The Registrar of Trade Marks, while admitting that L.A. Group’s device and Wardrobe Collections’ device are conceptually similar, ruled that their resemblance was not enough to create confusion among consumers. L.A. Group has now moved to the High Court to appeal the decision of the Registrar.
The basis of L.A. Group’s application is that they believe that the Registrar erred by affording insufficient weight to the fact that L.A. Group has a registered trade mark with the Mounted Polo Players and Horse device. Moreover, they believe that the Registrar erred by not affording any weight to what they believe is an unquestioned fact that the respective marks will be used in respect of the same goods, thus making it impossible for consumers to discern between the respective parties’ goods.

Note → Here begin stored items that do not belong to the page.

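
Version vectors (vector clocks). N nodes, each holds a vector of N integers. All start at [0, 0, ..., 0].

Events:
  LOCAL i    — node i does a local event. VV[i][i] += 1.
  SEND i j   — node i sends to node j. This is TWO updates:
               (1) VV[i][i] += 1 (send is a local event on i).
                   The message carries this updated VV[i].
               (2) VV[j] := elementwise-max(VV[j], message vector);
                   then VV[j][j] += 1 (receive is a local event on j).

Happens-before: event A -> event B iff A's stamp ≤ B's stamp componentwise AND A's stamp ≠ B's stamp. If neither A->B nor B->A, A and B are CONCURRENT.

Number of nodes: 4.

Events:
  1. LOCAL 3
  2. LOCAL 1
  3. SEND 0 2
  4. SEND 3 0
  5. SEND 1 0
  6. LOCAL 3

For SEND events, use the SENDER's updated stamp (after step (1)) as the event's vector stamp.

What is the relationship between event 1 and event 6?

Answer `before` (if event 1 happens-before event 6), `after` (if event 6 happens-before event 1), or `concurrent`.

Initial: VV[0]=[0, 0, 0, 0]
Initial: VV[1]=[0, 0, 0, 0]
Initial: VV[2]=[0, 0, 0, 0]
Initial: VV[3]=[0, 0, 0, 0]
Event 1: LOCAL 3: VV[3][3]++ -> VV[3]=[0, 0, 0, 1]
Event 2: LOCAL 1: VV[1][1]++ -> VV[1]=[0, 1, 0, 0]
Event 3: SEND 0->2: VV[0][0]++ -> VV[0]=[1, 0, 0, 0], msg_vec=[1, 0, 0, 0]; VV[2]=max(VV[2],msg_vec) then VV[2][2]++ -> VV[2]=[1, 0, 1, 0]
Event 4: SEND 3->0: VV[3][3]++ -> VV[3]=[0, 0, 0, 2], msg_vec=[0, 0, 0, 2]; VV[0]=max(VV[0],msg_vec) then VV[0][0]++ -> VV[0]=[2, 0, 0, 2]
Event 5: SEND 1->0: VV[1][1]++ -> VV[1]=[0, 2, 0, 0], msg_vec=[0, 2, 0, 0]; VV[0]=max(VV[0],msg_vec) then VV[0][0]++ -> VV[0]=[3, 2, 0, 2]
Event 6: LOCAL 3: VV[3][3]++ -> VV[3]=[0, 0, 0, 3]
Event 1 stamp: [0, 0, 0, 1]
Event 6 stamp: [0, 0, 0, 3]
[0, 0, 0, 1] <= [0, 0, 0, 3]? True
[0, 0, 0, 3] <= [0, 0, 0, 1]? False
Relation: before

Answer: before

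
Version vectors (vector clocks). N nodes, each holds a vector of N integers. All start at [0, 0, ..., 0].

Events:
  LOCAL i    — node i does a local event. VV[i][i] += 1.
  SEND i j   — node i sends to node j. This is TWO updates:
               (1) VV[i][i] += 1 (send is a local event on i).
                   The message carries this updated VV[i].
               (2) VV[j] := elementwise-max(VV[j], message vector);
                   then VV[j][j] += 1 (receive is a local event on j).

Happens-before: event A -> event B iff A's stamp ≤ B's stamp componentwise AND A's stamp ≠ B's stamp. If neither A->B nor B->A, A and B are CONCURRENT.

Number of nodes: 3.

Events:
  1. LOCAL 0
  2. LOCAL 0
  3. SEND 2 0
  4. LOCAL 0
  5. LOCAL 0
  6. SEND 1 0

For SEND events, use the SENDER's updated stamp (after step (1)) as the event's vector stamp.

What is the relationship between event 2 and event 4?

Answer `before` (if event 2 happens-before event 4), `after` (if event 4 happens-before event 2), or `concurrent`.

Initial: VV[0]=[0, 0, 0]
Initial: VV[1]=[0, 0, 0]
Initial: VV[2]=[0, 0, 0]
Event 1: LOCAL 0: VV[0][0]++ -> VV[0]=[1, 0, 0]
Event 2: LOCAL 0: VV[0][0]++ -> VV[0]=[2, 0, 0]
Event 3: SEND 2->0: VV[2][2]++ -> VV[2]=[0, 0, 1], msg_vec=[0, 0, 1]; VV[0]=max(VV[0],msg_vec) then VV[0][0]++ -> VV[0]=[3, 0, 1]
Event 4: LOCAL 0: VV[0][0]++ -> VV[0]=[4, 0, 1]
Event 5: LOCAL 0: VV[0][0]++ -> VV[0]=[5, 0, 1]
Event 6: SEND 1->0: VV[1][1]++ -> VV[1]=[0, 1, 0], msg_vec=[0, 1, 0]; VV[0]=max(VV[0],msg_vec) then VV[0][0]++ -> VV[0]=[6, 1, 1]
Event 2 stamp: [2, 0, 0]
Event 4 stamp: [4, 0, 1]
[2, 0, 0] <= [4, 0, 1]? True
[4, 0, 1] <= [2, 0, 0]? False
Relation: before

Answer: before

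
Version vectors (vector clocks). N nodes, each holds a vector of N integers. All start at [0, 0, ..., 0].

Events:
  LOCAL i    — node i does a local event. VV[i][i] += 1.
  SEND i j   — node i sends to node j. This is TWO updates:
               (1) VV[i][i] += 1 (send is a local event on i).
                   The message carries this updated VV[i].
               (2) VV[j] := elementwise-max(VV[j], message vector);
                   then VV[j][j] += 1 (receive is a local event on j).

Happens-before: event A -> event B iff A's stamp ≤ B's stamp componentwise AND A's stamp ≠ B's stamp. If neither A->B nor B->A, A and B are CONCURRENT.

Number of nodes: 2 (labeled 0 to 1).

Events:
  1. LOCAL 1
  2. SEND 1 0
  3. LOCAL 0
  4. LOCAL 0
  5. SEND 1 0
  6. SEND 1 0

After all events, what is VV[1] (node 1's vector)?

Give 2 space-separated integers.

Initial: VV[0]=[0, 0]
Initial: VV[1]=[0, 0]
Event 1: LOCAL 1: VV[1][1]++ -> VV[1]=[0, 1]
Event 2: SEND 1->0: VV[1][1]++ -> VV[1]=[0, 2], msg_vec=[0, 2]; VV[0]=max(VV[0],msg_vec) then VV[0][0]++ -> VV[0]=[1, 2]
Event 3: LOCAL 0: VV[0][0]++ -> VV[0]=[2, 2]
Event 4: LOCAL 0: VV[0][0]++ -> VV[0]=[3, 2]
Event 5: SEND 1->0: VV[1][1]++ -> VV[1]=[0, 3], msg_vec=[0, 3]; VV[0]=max(VV[0],msg_vec) then VV[0][0]++ -> VV[0]=[4, 3]
Event 6: SEND 1->0: VV[1][1]++ -> VV[1]=[0, 4], msg_vec=[0, 4]; VV[0]=max(VV[0],msg_vec) then VV[0][0]++ -> VV[0]=[5, 4]
Final vectors: VV[0]=[5, 4]; VV[1]=[0, 4]

Answer: 0 4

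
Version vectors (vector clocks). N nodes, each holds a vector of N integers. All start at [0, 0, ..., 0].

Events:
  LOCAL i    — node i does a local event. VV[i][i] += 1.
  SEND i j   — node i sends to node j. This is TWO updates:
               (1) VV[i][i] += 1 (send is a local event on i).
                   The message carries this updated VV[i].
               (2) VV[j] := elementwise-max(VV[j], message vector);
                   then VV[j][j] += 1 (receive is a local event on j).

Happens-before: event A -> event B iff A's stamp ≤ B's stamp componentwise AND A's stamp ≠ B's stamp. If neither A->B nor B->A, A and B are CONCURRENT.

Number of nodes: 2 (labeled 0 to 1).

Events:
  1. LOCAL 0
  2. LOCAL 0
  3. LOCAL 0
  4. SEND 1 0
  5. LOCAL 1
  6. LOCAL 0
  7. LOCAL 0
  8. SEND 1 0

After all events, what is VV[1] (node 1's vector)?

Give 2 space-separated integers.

Answer: 0 3

Derivation:
Initial: VV[0]=[0, 0]
Initial: VV[1]=[0, 0]
Event 1: LOCAL 0: VV[0][0]++ -> VV[0]=[1, 0]
Event 2: LOCAL 0: VV[0][0]++ -> VV[0]=[2, 0]
Event 3: LOCAL 0: VV[0][0]++ -> VV[0]=[3, 0]
Event 4: SEND 1->0: VV[1][1]++ -> VV[1]=[0, 1], msg_vec=[0, 1]; VV[0]=max(VV[0],msg_vec) then VV[0][0]++ -> VV[0]=[4, 1]
Event 5: LOCAL 1: VV[1][1]++ -> VV[1]=[0, 2]
Event 6: LOCAL 0: VV[0][0]++ -> VV[0]=[5, 1]
Event 7: LOCAL 0: VV[0][0]++ -> VV[0]=[6, 1]
Event 8: SEND 1->0: VV[1][1]++ -> VV[1]=[0, 3], msg_vec=[0, 3]; VV[0]=max(VV[0],msg_vec) then VV[0][0]++ -> VV[0]=[7, 3]
Final vectors: VV[0]=[7, 3]; VV[1]=[0, 3]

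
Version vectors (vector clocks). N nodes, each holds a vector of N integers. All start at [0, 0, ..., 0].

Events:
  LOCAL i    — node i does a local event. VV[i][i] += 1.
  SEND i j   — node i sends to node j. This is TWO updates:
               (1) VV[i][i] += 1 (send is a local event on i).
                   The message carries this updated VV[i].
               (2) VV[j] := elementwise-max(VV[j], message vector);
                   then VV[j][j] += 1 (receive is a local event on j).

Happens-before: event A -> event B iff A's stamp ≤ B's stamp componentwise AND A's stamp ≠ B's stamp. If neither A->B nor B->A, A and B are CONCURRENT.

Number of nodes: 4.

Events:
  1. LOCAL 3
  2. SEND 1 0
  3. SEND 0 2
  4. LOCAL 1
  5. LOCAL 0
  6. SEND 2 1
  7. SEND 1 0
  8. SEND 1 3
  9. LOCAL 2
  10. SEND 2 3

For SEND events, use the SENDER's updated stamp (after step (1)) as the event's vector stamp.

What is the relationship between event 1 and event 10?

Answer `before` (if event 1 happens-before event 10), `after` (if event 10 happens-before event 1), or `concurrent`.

Initial: VV[0]=[0, 0, 0, 0]
Initial: VV[1]=[0, 0, 0, 0]
Initial: VV[2]=[0, 0, 0, 0]
Initial: VV[3]=[0, 0, 0, 0]
Event 1: LOCAL 3: VV[3][3]++ -> VV[3]=[0, 0, 0, 1]
Event 2: SEND 1->0: VV[1][1]++ -> VV[1]=[0, 1, 0, 0], msg_vec=[0, 1, 0, 0]; VV[0]=max(VV[0],msg_vec) then VV[0][0]++ -> VV[0]=[1, 1, 0, 0]
Event 3: SEND 0->2: VV[0][0]++ -> VV[0]=[2, 1, 0, 0], msg_vec=[2, 1, 0, 0]; VV[2]=max(VV[2],msg_vec) then VV[2][2]++ -> VV[2]=[2, 1, 1, 0]
Event 4: LOCAL 1: VV[1][1]++ -> VV[1]=[0, 2, 0, 0]
Event 5: LOCAL 0: VV[0][0]++ -> VV[0]=[3, 1, 0, 0]
Event 6: SEND 2->1: VV[2][2]++ -> VV[2]=[2, 1, 2, 0], msg_vec=[2, 1, 2, 0]; VV[1]=max(VV[1],msg_vec) then VV[1][1]++ -> VV[1]=[2, 3, 2, 0]
Event 7: SEND 1->0: VV[1][1]++ -> VV[1]=[2, 4, 2, 0], msg_vec=[2, 4, 2, 0]; VV[0]=max(VV[0],msg_vec) then VV[0][0]++ -> VV[0]=[4, 4, 2, 0]
Event 8: SEND 1->3: VV[1][1]++ -> VV[1]=[2, 5, 2, 0], msg_vec=[2, 5, 2, 0]; VV[3]=max(VV[3],msg_vec) then VV[3][3]++ -> VV[3]=[2, 5, 2, 2]
Event 9: LOCAL 2: VV[2][2]++ -> VV[2]=[2, 1, 3, 0]
Event 10: SEND 2->3: VV[2][2]++ -> VV[2]=[2, 1, 4, 0], msg_vec=[2, 1, 4, 0]; VV[3]=max(VV[3],msg_vec) then VV[3][3]++ -> VV[3]=[2, 5, 4, 3]
Event 1 stamp: [0, 0, 0, 1]
Event 10 stamp: [2, 1, 4, 0]
[0, 0, 0, 1] <= [2, 1, 4, 0]? False
[2, 1, 4, 0] <= [0, 0, 0, 1]? False
Relation: concurrent

Answer: concurrent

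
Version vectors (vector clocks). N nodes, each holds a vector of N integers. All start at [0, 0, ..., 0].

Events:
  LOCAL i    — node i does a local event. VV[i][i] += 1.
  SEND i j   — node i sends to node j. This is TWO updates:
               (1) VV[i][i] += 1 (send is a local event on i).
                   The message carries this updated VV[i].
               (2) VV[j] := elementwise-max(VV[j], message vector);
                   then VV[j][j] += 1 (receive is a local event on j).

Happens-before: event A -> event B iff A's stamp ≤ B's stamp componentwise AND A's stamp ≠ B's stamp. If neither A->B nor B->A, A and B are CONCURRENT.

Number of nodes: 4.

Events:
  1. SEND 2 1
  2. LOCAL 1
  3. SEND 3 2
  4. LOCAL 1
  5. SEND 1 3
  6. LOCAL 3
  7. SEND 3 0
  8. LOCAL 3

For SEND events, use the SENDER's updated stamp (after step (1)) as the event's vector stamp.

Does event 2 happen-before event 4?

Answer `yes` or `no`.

Answer: yes

Derivation:
Initial: VV[0]=[0, 0, 0, 0]
Initial: VV[1]=[0, 0, 0, 0]
Initial: VV[2]=[0, 0, 0, 0]
Initial: VV[3]=[0, 0, 0, 0]
Event 1: SEND 2->1: VV[2][2]++ -> VV[2]=[0, 0, 1, 0], msg_vec=[0, 0, 1, 0]; VV[1]=max(VV[1],msg_vec) then VV[1][1]++ -> VV[1]=[0, 1, 1, 0]
Event 2: LOCAL 1: VV[1][1]++ -> VV[1]=[0, 2, 1, 0]
Event 3: SEND 3->2: VV[3][3]++ -> VV[3]=[0, 0, 0, 1], msg_vec=[0, 0, 0, 1]; VV[2]=max(VV[2],msg_vec) then VV[2][2]++ -> VV[2]=[0, 0, 2, 1]
Event 4: LOCAL 1: VV[1][1]++ -> VV[1]=[0, 3, 1, 0]
Event 5: SEND 1->3: VV[1][1]++ -> VV[1]=[0, 4, 1, 0], msg_vec=[0, 4, 1, 0]; VV[3]=max(VV[3],msg_vec) then VV[3][3]++ -> VV[3]=[0, 4, 1, 2]
Event 6: LOCAL 3: VV[3][3]++ -> VV[3]=[0, 4, 1, 3]
Event 7: SEND 3->0: VV[3][3]++ -> VV[3]=[0, 4, 1, 4], msg_vec=[0, 4, 1, 4]; VV[0]=max(VV[0],msg_vec) then VV[0][0]++ -> VV[0]=[1, 4, 1, 4]
Event 8: LOCAL 3: VV[3][3]++ -> VV[3]=[0, 4, 1, 5]
Event 2 stamp: [0, 2, 1, 0]
Event 4 stamp: [0, 3, 1, 0]
[0, 2, 1, 0] <= [0, 3, 1, 0]? True. Equal? False. Happens-before: True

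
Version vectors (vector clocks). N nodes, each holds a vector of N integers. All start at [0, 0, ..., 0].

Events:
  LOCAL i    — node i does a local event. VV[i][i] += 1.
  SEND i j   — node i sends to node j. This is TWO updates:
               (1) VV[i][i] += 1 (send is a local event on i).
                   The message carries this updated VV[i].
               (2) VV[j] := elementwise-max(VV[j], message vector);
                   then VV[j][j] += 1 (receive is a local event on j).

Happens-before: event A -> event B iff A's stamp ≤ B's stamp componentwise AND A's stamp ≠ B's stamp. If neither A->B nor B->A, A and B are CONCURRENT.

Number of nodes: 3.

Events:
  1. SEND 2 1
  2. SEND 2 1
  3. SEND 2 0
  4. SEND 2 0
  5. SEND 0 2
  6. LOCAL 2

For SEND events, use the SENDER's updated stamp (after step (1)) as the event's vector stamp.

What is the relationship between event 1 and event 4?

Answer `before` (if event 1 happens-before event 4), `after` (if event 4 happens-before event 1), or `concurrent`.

Initial: VV[0]=[0, 0, 0]
Initial: VV[1]=[0, 0, 0]
Initial: VV[2]=[0, 0, 0]
Event 1: SEND 2->1: VV[2][2]++ -> VV[2]=[0, 0, 1], msg_vec=[0, 0, 1]; VV[1]=max(VV[1],msg_vec) then VV[1][1]++ -> VV[1]=[0, 1, 1]
Event 2: SEND 2->1: VV[2][2]++ -> VV[2]=[0, 0, 2], msg_vec=[0, 0, 2]; VV[1]=max(VV[1],msg_vec) then VV[1][1]++ -> VV[1]=[0, 2, 2]
Event 3: SEND 2->0: VV[2][2]++ -> VV[2]=[0, 0, 3], msg_vec=[0, 0, 3]; VV[0]=max(VV[0],msg_vec) then VV[0][0]++ -> VV[0]=[1, 0, 3]
Event 4: SEND 2->0: VV[2][2]++ -> VV[2]=[0, 0, 4], msg_vec=[0, 0, 4]; VV[0]=max(VV[0],msg_vec) then VV[0][0]++ -> VV[0]=[2, 0, 4]
Event 5: SEND 0->2: VV[0][0]++ -> VV[0]=[3, 0, 4], msg_vec=[3, 0, 4]; VV[2]=max(VV[2],msg_vec) then VV[2][2]++ -> VV[2]=[3, 0, 5]
Event 6: LOCAL 2: VV[2][2]++ -> VV[2]=[3, 0, 6]
Event 1 stamp: [0, 0, 1]
Event 4 stamp: [0, 0, 4]
[0, 0, 1] <= [0, 0, 4]? True
[0, 0, 4] <= [0, 0, 1]? False
Relation: before

Answer: before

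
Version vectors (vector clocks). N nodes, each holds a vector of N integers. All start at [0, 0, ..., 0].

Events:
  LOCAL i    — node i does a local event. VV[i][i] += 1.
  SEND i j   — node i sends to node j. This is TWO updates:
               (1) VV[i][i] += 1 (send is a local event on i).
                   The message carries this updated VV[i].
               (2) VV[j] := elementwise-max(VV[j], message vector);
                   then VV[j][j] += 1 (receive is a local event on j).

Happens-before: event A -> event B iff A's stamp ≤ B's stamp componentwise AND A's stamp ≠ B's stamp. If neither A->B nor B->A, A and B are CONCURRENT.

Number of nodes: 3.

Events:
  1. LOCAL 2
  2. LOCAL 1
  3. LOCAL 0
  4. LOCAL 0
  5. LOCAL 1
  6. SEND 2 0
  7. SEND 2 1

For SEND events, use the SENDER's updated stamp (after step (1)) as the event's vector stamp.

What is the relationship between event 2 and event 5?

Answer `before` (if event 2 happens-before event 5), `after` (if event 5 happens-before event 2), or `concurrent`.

Answer: before

Derivation:
Initial: VV[0]=[0, 0, 0]
Initial: VV[1]=[0, 0, 0]
Initial: VV[2]=[0, 0, 0]
Event 1: LOCAL 2: VV[2][2]++ -> VV[2]=[0, 0, 1]
Event 2: LOCAL 1: VV[1][1]++ -> VV[1]=[0, 1, 0]
Event 3: LOCAL 0: VV[0][0]++ -> VV[0]=[1, 0, 0]
Event 4: LOCAL 0: VV[0][0]++ -> VV[0]=[2, 0, 0]
Event 5: LOCAL 1: VV[1][1]++ -> VV[1]=[0, 2, 0]
Event 6: SEND 2->0: VV[2][2]++ -> VV[2]=[0, 0, 2], msg_vec=[0, 0, 2]; VV[0]=max(VV[0],msg_vec) then VV[0][0]++ -> VV[0]=[3, 0, 2]
Event 7: SEND 2->1: VV[2][2]++ -> VV[2]=[0, 0, 3], msg_vec=[0, 0, 3]; VV[1]=max(VV[1],msg_vec) then VV[1][1]++ -> VV[1]=[0, 3, 3]
Event 2 stamp: [0, 1, 0]
Event 5 stamp: [0, 2, 0]
[0, 1, 0] <= [0, 2, 0]? True
[0, 2, 0] <= [0, 1, 0]? False
Relation: before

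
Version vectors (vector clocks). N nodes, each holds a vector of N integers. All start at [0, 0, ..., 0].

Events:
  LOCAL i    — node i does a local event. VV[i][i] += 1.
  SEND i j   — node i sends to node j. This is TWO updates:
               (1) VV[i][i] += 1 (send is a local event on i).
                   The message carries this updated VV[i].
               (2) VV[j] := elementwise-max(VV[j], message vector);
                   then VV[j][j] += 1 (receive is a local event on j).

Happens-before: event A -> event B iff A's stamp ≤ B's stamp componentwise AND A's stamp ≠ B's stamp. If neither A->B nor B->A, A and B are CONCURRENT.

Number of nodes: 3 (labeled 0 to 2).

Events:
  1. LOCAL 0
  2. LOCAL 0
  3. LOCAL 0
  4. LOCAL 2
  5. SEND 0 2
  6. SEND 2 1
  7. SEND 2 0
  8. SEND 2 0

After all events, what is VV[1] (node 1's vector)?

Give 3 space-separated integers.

Initial: VV[0]=[0, 0, 0]
Initial: VV[1]=[0, 0, 0]
Initial: VV[2]=[0, 0, 0]
Event 1: LOCAL 0: VV[0][0]++ -> VV[0]=[1, 0, 0]
Event 2: LOCAL 0: VV[0][0]++ -> VV[0]=[2, 0, 0]
Event 3: LOCAL 0: VV[0][0]++ -> VV[0]=[3, 0, 0]
Event 4: LOCAL 2: VV[2][2]++ -> VV[2]=[0, 0, 1]
Event 5: SEND 0->2: VV[0][0]++ -> VV[0]=[4, 0, 0], msg_vec=[4, 0, 0]; VV[2]=max(VV[2],msg_vec) then VV[2][2]++ -> VV[2]=[4, 0, 2]
Event 6: SEND 2->1: VV[2][2]++ -> VV[2]=[4, 0, 3], msg_vec=[4, 0, 3]; VV[1]=max(VV[1],msg_vec) then VV[1][1]++ -> VV[1]=[4, 1, 3]
Event 7: SEND 2->0: VV[2][2]++ -> VV[2]=[4, 0, 4], msg_vec=[4, 0, 4]; VV[0]=max(VV[0],msg_vec) then VV[0][0]++ -> VV[0]=[5, 0, 4]
Event 8: SEND 2->0: VV[2][2]++ -> VV[2]=[4, 0, 5], msg_vec=[4, 0, 5]; VV[0]=max(VV[0],msg_vec) then VV[0][0]++ -> VV[0]=[6, 0, 5]
Final vectors: VV[0]=[6, 0, 5]; VV[1]=[4, 1, 3]; VV[2]=[4, 0, 5]

Answer: 4 1 3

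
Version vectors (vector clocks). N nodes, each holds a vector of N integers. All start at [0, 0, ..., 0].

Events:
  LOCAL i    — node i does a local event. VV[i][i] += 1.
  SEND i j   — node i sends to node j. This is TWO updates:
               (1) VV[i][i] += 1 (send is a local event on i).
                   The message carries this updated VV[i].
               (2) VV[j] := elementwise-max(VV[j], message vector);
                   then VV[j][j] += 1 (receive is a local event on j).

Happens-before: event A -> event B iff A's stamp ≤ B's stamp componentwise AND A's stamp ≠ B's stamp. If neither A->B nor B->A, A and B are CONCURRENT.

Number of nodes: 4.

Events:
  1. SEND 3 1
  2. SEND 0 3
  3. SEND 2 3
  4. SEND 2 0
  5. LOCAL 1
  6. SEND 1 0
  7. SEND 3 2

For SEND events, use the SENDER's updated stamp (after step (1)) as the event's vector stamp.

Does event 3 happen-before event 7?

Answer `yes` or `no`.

Answer: yes

Derivation:
Initial: VV[0]=[0, 0, 0, 0]
Initial: VV[1]=[0, 0, 0, 0]
Initial: VV[2]=[0, 0, 0, 0]
Initial: VV[3]=[0, 0, 0, 0]
Event 1: SEND 3->1: VV[3][3]++ -> VV[3]=[0, 0, 0, 1], msg_vec=[0, 0, 0, 1]; VV[1]=max(VV[1],msg_vec) then VV[1][1]++ -> VV[1]=[0, 1, 0, 1]
Event 2: SEND 0->3: VV[0][0]++ -> VV[0]=[1, 0, 0, 0], msg_vec=[1, 0, 0, 0]; VV[3]=max(VV[3],msg_vec) then VV[3][3]++ -> VV[3]=[1, 0, 0, 2]
Event 3: SEND 2->3: VV[2][2]++ -> VV[2]=[0, 0, 1, 0], msg_vec=[0, 0, 1, 0]; VV[3]=max(VV[3],msg_vec) then VV[3][3]++ -> VV[3]=[1, 0, 1, 3]
Event 4: SEND 2->0: VV[2][2]++ -> VV[2]=[0, 0, 2, 0], msg_vec=[0, 0, 2, 0]; VV[0]=max(VV[0],msg_vec) then VV[0][0]++ -> VV[0]=[2, 0, 2, 0]
Event 5: LOCAL 1: VV[1][1]++ -> VV[1]=[0, 2, 0, 1]
Event 6: SEND 1->0: VV[1][1]++ -> VV[1]=[0, 3, 0, 1], msg_vec=[0, 3, 0, 1]; VV[0]=max(VV[0],msg_vec) then VV[0][0]++ -> VV[0]=[3, 3, 2, 1]
Event 7: SEND 3->2: VV[3][3]++ -> VV[3]=[1, 0, 1, 4], msg_vec=[1, 0, 1, 4]; VV[2]=max(VV[2],msg_vec) then VV[2][2]++ -> VV[2]=[1, 0, 3, 4]
Event 3 stamp: [0, 0, 1, 0]
Event 7 stamp: [1, 0, 1, 4]
[0, 0, 1, 0] <= [1, 0, 1, 4]? True. Equal? False. Happens-before: True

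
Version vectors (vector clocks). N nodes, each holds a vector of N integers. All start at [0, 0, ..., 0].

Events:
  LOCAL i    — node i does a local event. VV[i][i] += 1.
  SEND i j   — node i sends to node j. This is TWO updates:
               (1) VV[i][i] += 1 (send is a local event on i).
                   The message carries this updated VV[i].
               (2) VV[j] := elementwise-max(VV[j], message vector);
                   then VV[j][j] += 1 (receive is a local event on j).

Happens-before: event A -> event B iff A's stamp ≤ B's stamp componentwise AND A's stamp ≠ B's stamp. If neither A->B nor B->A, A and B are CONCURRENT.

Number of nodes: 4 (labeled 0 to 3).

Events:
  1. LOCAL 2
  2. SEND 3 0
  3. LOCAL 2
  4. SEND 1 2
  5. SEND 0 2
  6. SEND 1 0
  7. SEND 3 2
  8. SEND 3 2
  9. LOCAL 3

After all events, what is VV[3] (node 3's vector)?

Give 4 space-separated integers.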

Those familiar with South African case law will not be surprised by L.A. Group’s aggressive IP protection strategies. The most cited example of L.A. Group enforcement strategies is based on an incident that occurred in South Africa in October 2003.
In October 2003, L.A. Group made an application to seize goods which included genuine Ralph Lauren and US Polo Association clothing items under the South African Counterfeit Goods Act. L.A. Group was the registered proprietor in South Africa of the POLO trade mark, in addition to separate registrations for the Mounted Polo Players and Horse devices, one of which was a direct copy of the Ralph Lauren Mounted Polo Player logo, its predecessor in title having defeated an attempt by Ralph Lauren to reclaim the mark in 1977.
The seizure led to the director of the company that imported the goods being charged criminally for counterfeiting and a civil action alleging both counterfeiting and infringement. The criminal court found that the goods were not counterfeit and dismissed the charges, while the civil court came to the same conclusion, but found that some of the goods infringed.
The Kenyan matter is still pending before the High Court and we will be sure to post an update once the court releases its judgement on the matter.